If you mail your estimated tax payment and the date of the U.S. postmark is on or before the due date, the IRS will generally consider the payment to be on time. If you use IRS Direct Pay, you can make payments up to 8 p.m. Eastern time on the due date. If you use a credit or a debit card, you can make payments up to midnight on the due date.

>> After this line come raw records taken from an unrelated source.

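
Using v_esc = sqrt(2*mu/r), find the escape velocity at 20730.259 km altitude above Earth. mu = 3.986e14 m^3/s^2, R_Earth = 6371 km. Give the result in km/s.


r = 6371.0 + 20730.259 = 27101.2590 km = 2.7101259e+07 m
v_esc = sqrt(2*mu/r) = sqrt(2*3.986e14 / 2.7101259e+07)
v_esc = 5423.6157 m/s = 5.4236 km/s

5.4236 km/s


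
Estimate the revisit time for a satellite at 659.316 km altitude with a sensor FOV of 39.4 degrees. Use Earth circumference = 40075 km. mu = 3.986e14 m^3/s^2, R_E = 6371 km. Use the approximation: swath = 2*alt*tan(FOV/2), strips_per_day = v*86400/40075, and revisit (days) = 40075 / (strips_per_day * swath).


swath = 2*659.316*tan(0.3438299) = 472.1386 km
v = sqrt(mu/r) = 7529.7616 m/s = 7.5298 km/s
strips/day = v*86400/40075 = 7.5298*86400/40075 = 16.2338
coverage/day = strips * swath = 16.2338 * 472.1386 = 7664.6257 km
revisit = 40075 / 7664.6257 = 5.2286 days

5.2286 days


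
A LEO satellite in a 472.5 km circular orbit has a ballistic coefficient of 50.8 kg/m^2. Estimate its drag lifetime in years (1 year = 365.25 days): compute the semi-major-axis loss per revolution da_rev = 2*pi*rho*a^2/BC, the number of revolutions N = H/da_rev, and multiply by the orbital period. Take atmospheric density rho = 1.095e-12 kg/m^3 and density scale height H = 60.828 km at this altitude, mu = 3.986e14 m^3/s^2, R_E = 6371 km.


a = R_E + alt = 6843.5000 km = 6.8435e+06 m
da_rev = 2*pi*rho*a^2/BC = 2*pi*1.095e-12*(6.8435e+06)^2/50.8 = 6.342885 m per revolution
N = H/da_rev = 60828.0000 m / 6.342885 m = 9589.9583 revolutions
P = 2*pi*sqrt(a^3/mu) = 5634.1529 s
lifetime = N*P = 9589.9583 * 5634.1529 = 5.4031291e+07 s = 625.3622 days
years = 625.3622 / 365.25 = 1.7121 years

1.7121 years


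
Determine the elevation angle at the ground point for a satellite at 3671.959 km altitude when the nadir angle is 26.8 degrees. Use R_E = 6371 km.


r = R_E + alt = 10042.9590 km
Law of sines in the satellite / Earth-center / ground-point triangle:
  sin(nadir)/R_E = sin(90 + el)/r  =>  cos(el) = (r/R_E)*sin(nadir)
cos(el) = (10042.9590 / 6371.0000) * sin(26.8 deg) = 0.7107432
el = arccos(0.7107432) = 44.7046 deg
(Earth-central angle = 90 - nadir - el = 18.4954 deg)

44.7046 degrees


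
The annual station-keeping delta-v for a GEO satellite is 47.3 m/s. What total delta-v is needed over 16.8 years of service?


dV = rate * years = 47.3 * 16.8
dV = 794.6400 m/s

794.6400 m/s


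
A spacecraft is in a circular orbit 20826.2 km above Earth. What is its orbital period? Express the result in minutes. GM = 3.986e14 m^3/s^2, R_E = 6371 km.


r = 27197.2000 km = 2.71972e+07 m
T = 2*pi*sqrt(r^3/mu) = 2*pi*sqrt(2.0117434e+22 / 3.986e14)
T = 44637.2585 s = 743.9543 min

743.9543 minutes


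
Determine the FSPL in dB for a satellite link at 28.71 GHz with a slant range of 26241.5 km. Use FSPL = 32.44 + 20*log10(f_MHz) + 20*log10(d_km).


f = 28.71 GHz = 28710.0000 MHz
d = 26241.5 km
FSPL = 32.44 + 20*log10(28710.0000) + 20*log10(26241.5)
FSPL = 32.44 + 89.1607 + 88.3798
FSPL = 209.9804 dB

209.9804 dB


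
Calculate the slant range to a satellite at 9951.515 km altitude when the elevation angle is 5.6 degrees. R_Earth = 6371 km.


h = 9951.515 km, el = 5.6 deg
d = -R_E*sin(el) + sqrt((R_E*sin(el))^2 + 2*R_E*h + h^2)
d = -6371.0000*sin(0.09773844) + sqrt((6371.0000*0.0975829)^2 + 2*6371.0000*9951.515 + 9951.515^2)
d = 14418.9565 km

14418.9565 km


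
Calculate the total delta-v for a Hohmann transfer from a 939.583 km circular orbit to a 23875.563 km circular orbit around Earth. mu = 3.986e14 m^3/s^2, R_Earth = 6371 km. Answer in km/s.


r1 = 7310.5830 km = 7.310583e+06 m
r2 = 30246.5630 km = 3.0246563e+07 m
dv1 = sqrt(mu/r1)*(sqrt(2*r2/(r1+r2)) - 1) = 1987.2735 m/s
dv2 = sqrt(mu/r2)*(1 - sqrt(2*r1/(r1+r2))) = 1365.1634 m/s
total dv = |dv1| + |dv2| = 1987.2735 + 1365.1634 = 3352.4369 m/s = 3.3524 km/s

3.3524 km/s


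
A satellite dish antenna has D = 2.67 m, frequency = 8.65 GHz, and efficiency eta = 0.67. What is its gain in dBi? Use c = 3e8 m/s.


lambda = c/f = 3e8 / 8.65e+09 = 0.03468208 m
G = eta*(pi*D/lambda)^2 = 0.67*(pi*2.67/0.03468208)^2
G = 39191.0389 (linear)
G = 10*log10(39191.0389) = 45.9319 dBi

45.9319 dBi


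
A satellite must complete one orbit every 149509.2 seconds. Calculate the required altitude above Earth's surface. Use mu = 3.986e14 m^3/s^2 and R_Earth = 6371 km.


T = 149509.2 s
r = (mu*T^2/(4*pi^2))^(1/3) = (3.986e14 * 149509.2^2 / (4*pi^2))^(1/3)
r = 6.088418e+07 m = 60884.1804 km
alt = r - R_E = 60884.1804 - 6371 = 54513.1804 km

54513.1804 km


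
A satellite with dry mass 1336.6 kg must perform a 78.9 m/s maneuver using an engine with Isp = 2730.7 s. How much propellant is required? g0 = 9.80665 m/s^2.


ve = Isp * g0 = 2730.7 * 9.80665 = 26779.019155 m/s
mass ratio = exp(dv/ve) = exp(78.9/26779.019155) = 1.00295068
m_prop = m_dry * (mr - 1) = 1336.6 * (1.00295068 - 1)
m_prop = 3.9439 kg

3.9439 kg


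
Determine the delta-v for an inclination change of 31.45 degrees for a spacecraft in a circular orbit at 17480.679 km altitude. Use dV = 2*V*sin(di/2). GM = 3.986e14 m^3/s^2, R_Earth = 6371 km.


r = 23851.6790 km = 2.3851679e+07 m
V = sqrt(mu/r) = 4087.9838 m/s
di = 31.45 deg = 0.548906 rad
dV = 2*V*sin(di/2) = 2*4087.9838*sin(0.274453)
dV = 2215.8546 m/s = 2.2159 km/s

2.2159 km/s


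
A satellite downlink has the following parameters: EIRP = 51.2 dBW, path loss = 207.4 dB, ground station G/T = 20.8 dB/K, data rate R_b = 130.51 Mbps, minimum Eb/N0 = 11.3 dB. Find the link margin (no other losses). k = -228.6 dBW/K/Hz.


C/N0 = EIRP - FSPL + G/T - k = 51.2 - 207.4 + 20.8 - (-228.6)
C/N0 = 93.2000 dB-Hz
R_b = 130.51 Mbps = 1.3051e+08 bps -> 10*log10(R_b) = 81.1564 dB-Hz
Eb/N0 = C/N0 - 10*log10(R_b) = 93.2000 - 81.1564 = 12.0436 dB
Margin = Eb/N0 - Eb/N0_req = 12.0436 - 11.3 = 0.7435621 dB (link closes)

0.7436 dB


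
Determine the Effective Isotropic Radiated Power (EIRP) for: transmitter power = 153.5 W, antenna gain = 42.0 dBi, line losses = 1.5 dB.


Pt = 153.5 W = 21.8611 dBW
EIRP = Pt_dBW + Gt - losses = 21.8611 + 42.0 - 1.5 = 62.3611 dBW

62.3611 dBW


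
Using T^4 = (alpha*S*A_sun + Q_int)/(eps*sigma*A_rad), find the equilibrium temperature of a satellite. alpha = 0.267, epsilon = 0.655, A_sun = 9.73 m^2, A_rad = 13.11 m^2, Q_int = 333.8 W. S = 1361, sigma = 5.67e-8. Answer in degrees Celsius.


Numerator = alpha*S*A_sun + Q_int = 0.267*1361*9.73 + 333.8 = 3869.5555 W
Denominator = eps*sigma*A_rad = 0.655*5.67e-8*13.11 = 4.8688573e-07 W/K^4
T^4 = 7.9475639e+09 K^4
T = 298.5785 K = 25.4285 C

25.4285 degrees Celsius


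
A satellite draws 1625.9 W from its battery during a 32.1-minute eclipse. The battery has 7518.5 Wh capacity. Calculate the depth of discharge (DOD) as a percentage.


E_used = P * t / 60 = 1625.9 * 32.1 / 60 = 869.8565 Wh
DOD = E_used / E_total * 100 = 869.8565 / 7518.5 * 100
DOD = 11.5695 %

11.5695 %


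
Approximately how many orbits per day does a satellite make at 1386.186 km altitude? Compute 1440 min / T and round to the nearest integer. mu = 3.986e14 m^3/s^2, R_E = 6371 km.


r = 7.757186e+06 m
T = 2*pi*sqrt(r^3/mu) = 6799.3521 s = 113.3225 min
revs/day = 1440 / 113.3225 = 12.7071
Rounded: 13 revolutions per day

13 revolutions per day


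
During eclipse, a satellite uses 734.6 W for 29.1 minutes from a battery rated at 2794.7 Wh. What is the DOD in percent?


E_used = P * t / 60 = 734.6 * 29.1 / 60 = 356.2810 Wh
DOD = E_used / E_total * 100 = 356.2810 / 2794.7 * 100
DOD = 12.7485 %

12.7485 %


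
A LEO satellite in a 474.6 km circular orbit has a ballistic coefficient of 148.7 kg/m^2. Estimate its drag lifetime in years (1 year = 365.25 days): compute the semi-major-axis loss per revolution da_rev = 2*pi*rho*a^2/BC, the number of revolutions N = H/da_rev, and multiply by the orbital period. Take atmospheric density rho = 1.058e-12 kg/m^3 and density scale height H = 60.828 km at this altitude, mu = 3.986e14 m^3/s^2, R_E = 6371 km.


a = R_E + alt = 6845.6000 km = 6.8456e+06 m
da_rev = 2*pi*rho*a^2/BC = 2*pi*1.058e-12*(6.8456e+06)^2/148.7 = 2.094969 m per revolution
N = H/da_rev = 60828.0000 m / 2.094969 m = 29035.2742 revolutions
P = 2*pi*sqrt(a^3/mu) = 5636.7464 s
lifetime = N*P = 29035.2742 * 5636.7464 = 1.6366448e+08 s = 1894.2648 days
years = 1894.2648 / 365.25 = 5.1862 years

5.1862 years


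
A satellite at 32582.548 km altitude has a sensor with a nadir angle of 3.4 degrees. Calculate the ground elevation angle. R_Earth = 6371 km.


r = R_E + alt = 38953.5480 km
Law of sines in the satellite / Earth-center / ground-point triangle:
  sin(nadir)/R_E = sin(90 + el)/r  =>  cos(el) = (r/R_E)*sin(nadir)
cos(el) = (38953.5480 / 6371.0000) * sin(3.4 deg) = 0.3626108
el = arccos(0.3626108) = 68.7394 deg
(Earth-central angle = 90 - nadir - el = 17.8606 deg)

68.7394 degrees


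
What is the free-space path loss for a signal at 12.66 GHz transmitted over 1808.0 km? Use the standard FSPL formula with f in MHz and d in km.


f = 12.66 GHz = 12660.0000 MHz
d = 1808.0 km
FSPL = 32.44 + 20*log10(12660.0000) + 20*log10(1808.0)
FSPL = 32.44 + 82.0487 + 65.1440
FSPL = 179.6326 dB

179.6326 dB


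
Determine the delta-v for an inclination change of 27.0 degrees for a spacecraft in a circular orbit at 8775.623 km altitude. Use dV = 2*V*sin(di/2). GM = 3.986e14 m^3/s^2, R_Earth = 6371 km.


r = 15146.6230 km = 1.5146623e+07 m
V = sqrt(mu/r) = 5129.9217 m/s
di = 27.0 deg = 0.4712389 rad
dV = 2*V*sin(di/2) = 2*5129.9217*sin(0.2356194)
dV = 2395.1129 m/s = 2.3951 km/s

2.3951 km/s


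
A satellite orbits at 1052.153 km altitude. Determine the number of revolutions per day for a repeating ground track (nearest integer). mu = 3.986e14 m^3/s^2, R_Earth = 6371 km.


r = 7.423153e+06 m
T = 2*pi*sqrt(r^3/mu) = 6364.9330 s = 106.0822 min
revs/day = 1440 / 106.0822 = 13.5744
Rounded: 14 revolutions per day

14 revolutions per day


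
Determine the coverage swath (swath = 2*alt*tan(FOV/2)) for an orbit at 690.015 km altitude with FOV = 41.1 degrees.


FOV = 41.1 deg = 0.7173303 rad
swath = 2 * alt * tan(FOV/2) = 2 * 690.015 * tan(0.3586652)
swath = 2 * 690.015 * 0.3748797
swath = 517.3452 km

517.3452 km


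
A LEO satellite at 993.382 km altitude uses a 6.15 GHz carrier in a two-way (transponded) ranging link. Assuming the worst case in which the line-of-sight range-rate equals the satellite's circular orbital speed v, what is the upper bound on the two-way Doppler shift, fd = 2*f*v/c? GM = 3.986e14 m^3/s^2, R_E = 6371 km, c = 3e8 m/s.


r = 7.364382e+06 m
v = sqrt(mu/r) = 7356.9955 m/s (worst-case radial velocity)
f = 6.15 GHz = 6.15e+09 Hz
fd = 2*f*v/c = 2*6.15e+09*7356.9955/3.0e+08
fd = 301636.8175 Hz

301636.8175 Hz


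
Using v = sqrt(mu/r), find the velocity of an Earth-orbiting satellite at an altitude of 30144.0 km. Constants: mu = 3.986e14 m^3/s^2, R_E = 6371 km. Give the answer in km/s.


r = R_E + alt = 6371.0 + 30144.0 = 36515.0000 km = 3.6515e+07 m
v = sqrt(mu/r) = sqrt(3.986e14 / 3.6515e+07) = 3303.9464 m/s = 3.3039 km/s

3.3039 km/s


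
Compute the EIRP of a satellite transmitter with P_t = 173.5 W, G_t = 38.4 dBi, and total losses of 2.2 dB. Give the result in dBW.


Pt = 173.5 W = 22.3930 dBW
EIRP = Pt_dBW + Gt - losses = 22.3930 + 38.4 - 2.2 = 58.5930 dBW

58.5930 dBW


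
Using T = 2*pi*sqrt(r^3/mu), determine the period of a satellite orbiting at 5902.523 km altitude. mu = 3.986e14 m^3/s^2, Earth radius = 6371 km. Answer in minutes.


r = 12273.5230 km = 1.2273523e+07 m
T = 2*pi*sqrt(r^3/mu) = 2*pi*sqrt(1.8488757e+21 / 3.986e14)
T = 13532.0964 s = 225.5349 min

225.5349 minutes


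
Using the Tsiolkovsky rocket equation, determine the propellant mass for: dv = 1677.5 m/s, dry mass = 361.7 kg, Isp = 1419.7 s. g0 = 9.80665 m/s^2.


ve = Isp * g0 = 1419.7 * 9.80665 = 13922.501005 m/s
mass ratio = exp(dv/ve) = exp(1677.5/13922.501005) = 1.12804767
m_prop = m_dry * (mr - 1) = 361.7 * (1.12804767 - 1)
m_prop = 46.3148 kg

46.3148 kg


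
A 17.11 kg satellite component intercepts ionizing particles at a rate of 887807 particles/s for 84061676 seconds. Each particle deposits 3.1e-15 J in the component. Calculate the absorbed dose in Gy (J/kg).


Total energy deposited = rate * time * E_per
  = 887807 * 84061676 * 3.1e-15 = 0.2313547 J
Dose = E_total / mass = 0.2313547 / 17.11
Dose = 0.01352161 Gy

0.0135 Gy


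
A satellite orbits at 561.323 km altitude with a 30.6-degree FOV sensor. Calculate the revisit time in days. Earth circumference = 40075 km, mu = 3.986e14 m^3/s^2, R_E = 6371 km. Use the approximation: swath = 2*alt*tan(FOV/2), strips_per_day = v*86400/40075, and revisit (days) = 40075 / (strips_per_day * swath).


swath = 2*561.323*tan(0.2670354) = 307.1212 km
v = sqrt(mu/r) = 7582.7939 m/s = 7.5828 km/s
strips/day = v*86400/40075 = 7.5828*86400/40075 = 16.3482
coverage/day = strips * swath = 16.3482 * 307.1212 = 5020.8731 km
revisit = 40075 / 5020.8731 = 7.9817 days

7.9817 days


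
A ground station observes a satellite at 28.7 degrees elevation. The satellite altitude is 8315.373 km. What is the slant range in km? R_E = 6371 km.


h = 8315.373 km, el = 28.7 deg
d = -R_E*sin(el) + sqrt((R_E*sin(el))^2 + 2*R_E*h + h^2)
d = -6371.0000*sin(0.5009095) + sqrt((6371.0000*0.4802235)^2 + 2*6371.0000*8315.373 + 8315.373^2)
d = 10522.1188 km

10522.1188 km


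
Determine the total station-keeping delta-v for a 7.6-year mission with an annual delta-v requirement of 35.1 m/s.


dV = rate * years = 35.1 * 7.6
dV = 266.7600 m/s

266.7600 m/s


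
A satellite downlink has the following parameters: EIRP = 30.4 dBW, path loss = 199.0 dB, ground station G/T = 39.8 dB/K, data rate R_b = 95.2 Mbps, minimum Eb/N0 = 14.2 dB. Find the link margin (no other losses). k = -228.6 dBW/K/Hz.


C/N0 = EIRP - FSPL + G/T - k = 30.4 - 199.0 + 39.8 - (-228.6)
C/N0 = 99.8000 dB-Hz
R_b = 95.2 Mbps = 9.52e+07 bps -> 10*log10(R_b) = 79.7864 dB-Hz
Eb/N0 = C/N0 - 10*log10(R_b) = 99.8000 - 79.7864 = 20.0136 dB
Margin = Eb/N0 - Eb/N0_req = 20.0136 - 14.2 = 5.8136 dB (link closes)

5.8136 dB


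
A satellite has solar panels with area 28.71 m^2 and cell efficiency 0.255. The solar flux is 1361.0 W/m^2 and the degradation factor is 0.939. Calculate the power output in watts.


P = area * eta * S * degradation
P = 28.71 * 0.255 * 1361.0 * 0.939
P = 9356.1482 W

9356.1482 W


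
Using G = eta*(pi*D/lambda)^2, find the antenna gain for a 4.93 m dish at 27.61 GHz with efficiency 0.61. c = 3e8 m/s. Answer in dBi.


lambda = c/f = 3e8 / 2.761e+10 = 0.01086563 m
G = eta*(pi*D/lambda)^2 = 0.61*(pi*4.93/0.01086563)^2
G = 1.2394064e+06 (linear)
G = 10*log10(1.2394064e+06) = 60.9321 dBi

60.9321 dBi


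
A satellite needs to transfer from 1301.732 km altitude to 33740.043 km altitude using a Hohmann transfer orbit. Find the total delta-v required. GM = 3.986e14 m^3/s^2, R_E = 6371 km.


r1 = 7672.7320 km = 7.672732e+06 m
r2 = 40111.0430 km = 4.0111043e+07 m
dv1 = sqrt(mu/r1)*(sqrt(2*r2/(r1+r2)) - 1) = 2131.3510 m/s
dv2 = sqrt(mu/r2)*(1 - sqrt(2*r1/(r1+r2))) = 1365.9344 m/s
total dv = |dv1| + |dv2| = 2131.3510 + 1365.9344 = 3497.2854 m/s = 3.4973 km/s

3.4973 km/s


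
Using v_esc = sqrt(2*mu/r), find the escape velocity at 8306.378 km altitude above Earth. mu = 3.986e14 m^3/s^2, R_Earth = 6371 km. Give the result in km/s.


r = 6371.0 + 8306.378 = 14677.3780 km = 1.4677378e+07 m
v_esc = sqrt(2*mu/r) = sqrt(2*3.986e14 / 1.4677378e+07)
v_esc = 7369.8628 m/s = 7.3699 km/s

7.3699 km/s


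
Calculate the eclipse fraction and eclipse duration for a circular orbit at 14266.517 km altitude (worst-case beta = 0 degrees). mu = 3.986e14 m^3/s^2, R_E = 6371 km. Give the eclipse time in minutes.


r = 20637.5170 km
T = 491.7520 min
Eclipse fraction = arcsin(R_E/r)/pi = arcsin(6371.0000/20637.5170)/pi
= arcsin(0.3087096)/pi = 0.09989713
Eclipse duration = 0.09989713 * 491.7520 = 49.1246 min

49.1246 minutes


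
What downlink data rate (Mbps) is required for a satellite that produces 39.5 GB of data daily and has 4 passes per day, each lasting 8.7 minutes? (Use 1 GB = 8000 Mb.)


total contact time = 4 * 8.7 * 60 = 2088.0000 s
data = 39.5 GB = 316000.0000 Mb
rate = 316000.0000 / 2088.0000 = 151.3410 Mbps

151.3410 Mbps


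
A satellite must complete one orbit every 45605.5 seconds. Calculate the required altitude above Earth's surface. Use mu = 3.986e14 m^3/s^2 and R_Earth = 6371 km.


T = 45605.5 s
r = (mu*T^2/(4*pi^2))^(1/3) = (3.986e14 * 45605.5^2 / (4*pi^2))^(1/3)
r = 2.7589087e+07 m = 27589.0873 km
alt = r - R_E = 27589.0873 - 6371 = 21218.0873 km

21218.0873 km


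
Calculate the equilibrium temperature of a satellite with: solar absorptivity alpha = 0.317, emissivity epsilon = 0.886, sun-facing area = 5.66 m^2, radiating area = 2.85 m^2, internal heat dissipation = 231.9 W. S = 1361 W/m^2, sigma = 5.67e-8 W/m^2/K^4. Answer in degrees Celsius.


Numerator = alpha*S*A_sun + Q_int = 0.317*1361*5.66 + 231.9 = 2673.8334 W
Denominator = eps*sigma*A_rad = 0.886*5.67e-8*2.85 = 1.4317317e-07 W/K^4
T^4 = 1.867552e+10 K^4
T = 369.6734 K = 96.5234 C

96.5234 degrees Celsius


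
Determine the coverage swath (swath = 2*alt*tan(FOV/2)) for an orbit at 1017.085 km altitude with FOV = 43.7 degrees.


FOV = 43.7 deg = 0.7627089 rad
swath = 2 * alt * tan(FOV/2) = 2 * 1017.085 * tan(0.3813544)
swath = 2 * 1017.085 * 0.4009841
swath = 815.6698 km

815.6698 km


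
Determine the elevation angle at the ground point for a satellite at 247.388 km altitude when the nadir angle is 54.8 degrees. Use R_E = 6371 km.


r = R_E + alt = 6618.3880 km
Law of sines in the satellite / Earth-center / ground-point triangle:
  sin(nadir)/R_E = sin(90 + el)/r  =>  cos(el) = (r/R_E)*sin(nadir)
cos(el) = (6618.3880 / 6371.0000) * sin(54.8 deg) = 0.8488749
el = arccos(0.8488749) = 31.9105 deg
(Earth-central angle = 90 - nadir - el = 3.2895 deg)

31.9105 degrees


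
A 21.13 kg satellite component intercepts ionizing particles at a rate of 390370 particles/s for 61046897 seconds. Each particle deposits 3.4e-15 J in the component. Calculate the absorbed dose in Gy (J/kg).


Total energy deposited = rate * time * E_per
  = 390370 * 61046897 * 3.4e-15 = 0.08102498 J
Dose = E_total / mass = 0.08102498 / 21.13
Dose = 0.003834595 Gy

0.0038 Gy


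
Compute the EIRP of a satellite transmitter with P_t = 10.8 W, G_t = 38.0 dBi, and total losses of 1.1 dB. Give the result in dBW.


Pt = 10.8 W = 10.3342 dBW
EIRP = Pt_dBW + Gt - losses = 10.3342 + 38.0 - 1.1 = 47.2342 dBW

47.2342 dBW


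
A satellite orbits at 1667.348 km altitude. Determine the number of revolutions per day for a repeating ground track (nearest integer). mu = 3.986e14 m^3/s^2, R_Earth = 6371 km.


r = 8.038348e+06 m
T = 2*pi*sqrt(r^3/mu) = 7172.3492 s = 119.5392 min
revs/day = 1440 / 119.5392 = 12.0463
Rounded: 12 revolutions per day

12 revolutions per day


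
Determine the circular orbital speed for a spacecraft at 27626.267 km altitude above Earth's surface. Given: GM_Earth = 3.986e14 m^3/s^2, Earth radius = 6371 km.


r = R_E + alt = 6371.0 + 27626.267 = 33997.2670 km = 3.3997267e+07 m
v = sqrt(mu/r) = sqrt(3.986e14 / 3.3997267e+07) = 3424.1016 m/s = 3.4241 km/s

3.4241 km/s


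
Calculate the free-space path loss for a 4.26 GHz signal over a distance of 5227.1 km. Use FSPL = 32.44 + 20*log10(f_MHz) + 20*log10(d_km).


f = 4.26 GHz = 4260.0000 MHz
d = 5227.1 km
FSPL = 32.44 + 20*log10(4260.0000) + 20*log10(5227.1)
FSPL = 32.44 + 72.5882 + 74.3652
FSPL = 179.3934 dB

179.3934 dB


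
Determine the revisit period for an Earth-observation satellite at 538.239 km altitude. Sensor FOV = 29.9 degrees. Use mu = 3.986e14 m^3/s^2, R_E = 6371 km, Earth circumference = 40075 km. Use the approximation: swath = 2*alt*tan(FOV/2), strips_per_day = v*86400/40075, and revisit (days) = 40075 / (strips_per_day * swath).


swath = 2*538.239*tan(0.2609267) = 287.4348 km
v = sqrt(mu/r) = 7595.4505 m/s = 7.5955 km/s
strips/day = v*86400/40075 = 7.5955*86400/40075 = 16.3755
coverage/day = strips * swath = 16.3755 * 287.4348 = 4706.8796 km
revisit = 40075 / 4706.8796 = 8.5141 days

8.5141 days


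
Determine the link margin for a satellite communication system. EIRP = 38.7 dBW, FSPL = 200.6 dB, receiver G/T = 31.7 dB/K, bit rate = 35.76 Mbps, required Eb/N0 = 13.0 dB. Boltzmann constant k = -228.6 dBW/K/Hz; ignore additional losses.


C/N0 = EIRP - FSPL + G/T - k = 38.7 - 200.6 + 31.7 - (-228.6)
C/N0 = 98.4000 dB-Hz
R_b = 35.76 Mbps = 3.576e+07 bps -> 10*log10(R_b) = 75.5340 dB-Hz
Eb/N0 = C/N0 - 10*log10(R_b) = 98.4000 - 75.5340 = 22.8660 dB
Margin = Eb/N0 - Eb/N0_req = 22.8660 - 13.0 = 9.8660 dB (link closes)

9.8660 dB


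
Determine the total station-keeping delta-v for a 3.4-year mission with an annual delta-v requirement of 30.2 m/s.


dV = rate * years = 30.2 * 3.4
dV = 102.6800 m/s

102.6800 m/s


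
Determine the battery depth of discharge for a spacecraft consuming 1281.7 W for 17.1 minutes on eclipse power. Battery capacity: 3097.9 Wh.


E_used = P * t / 60 = 1281.7 * 17.1 / 60 = 365.2845 Wh
DOD = E_used / E_total * 100 = 365.2845 / 3097.9 * 100
DOD = 11.7914 %

11.7914 %


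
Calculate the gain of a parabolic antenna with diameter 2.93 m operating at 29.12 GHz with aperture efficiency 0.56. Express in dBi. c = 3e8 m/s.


lambda = c/f = 3e8 / 2.912e+10 = 0.0103022 m
G = eta*(pi*D/lambda)^2 = 0.56*(pi*2.93/0.0103022)^2
G = 447057.3557 (linear)
G = 10*log10(447057.3557) = 56.5036 dBi

56.5036 dBi


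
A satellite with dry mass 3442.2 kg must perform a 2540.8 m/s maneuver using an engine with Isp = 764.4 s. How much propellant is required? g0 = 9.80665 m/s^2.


ve = Isp * g0 = 764.4 * 9.80665 = 7496.203260 m/s
mass ratio = exp(dv/ve) = exp(2540.8/7496.203260) = 1.40346604
m_prop = m_dry * (mr - 1) = 3442.2 * (1.40346604 - 1)
m_prop = 1388.8108 kg

1388.8108 kg


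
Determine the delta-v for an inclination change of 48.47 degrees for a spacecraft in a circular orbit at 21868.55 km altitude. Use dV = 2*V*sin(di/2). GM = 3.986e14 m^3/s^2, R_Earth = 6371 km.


r = 28239.5500 km = 2.823955e+07 m
V = sqrt(mu/r) = 3756.9876 m/s
di = 48.47 deg = 0.8459611 rad
dV = 2*V*sin(di/2) = 2*3756.9876*sin(0.4229805)
dV = 3084.3376 m/s = 3.0843 km/s

3.0843 km/s


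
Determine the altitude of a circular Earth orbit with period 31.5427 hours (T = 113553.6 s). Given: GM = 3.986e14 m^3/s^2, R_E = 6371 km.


T = 113553.6 s
r = (mu*T^2/(4*pi^2))^(1/3) = (3.986e14 * 113553.6^2 / (4*pi^2))^(1/3)
r = 5.0682706e+07 m = 50682.7056 km
alt = r - R_E = 50682.7056 - 6371 = 44311.7056 km

44311.7056 km


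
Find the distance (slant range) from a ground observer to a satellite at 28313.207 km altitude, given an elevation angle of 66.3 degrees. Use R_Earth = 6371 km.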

|Payment Period||Due Date|
|January 1 – March 31||April 15 – See Filing and Payment Deadline Extended to July 15, 2020 - Updated Statement for tax relief on account of Coronavirus Disease 2019.|
|April 1 – May 31||June 15|
|June 1 – August 31||September 15|
|September 1 – December 31||January 15* of the following year. *See January payment in Chapter 2 of Publication 505, Tax Withholding and Estimated Tax|
|Fiscal Year Taxpayers||If your tax year doesn't begin on January 1, see the special rules for fiscal year taxpayers in Chapter 2 of Publication 505|
|Farmers and Fishermen||See Chapter 2 of Publication 505|
Note: If the due date for making an estimated tax payment falls on a Saturday, Sunday, or legal holiday, the payment will be on time if you make it on the next day that's not a Saturday, Sunday, or legal holiday.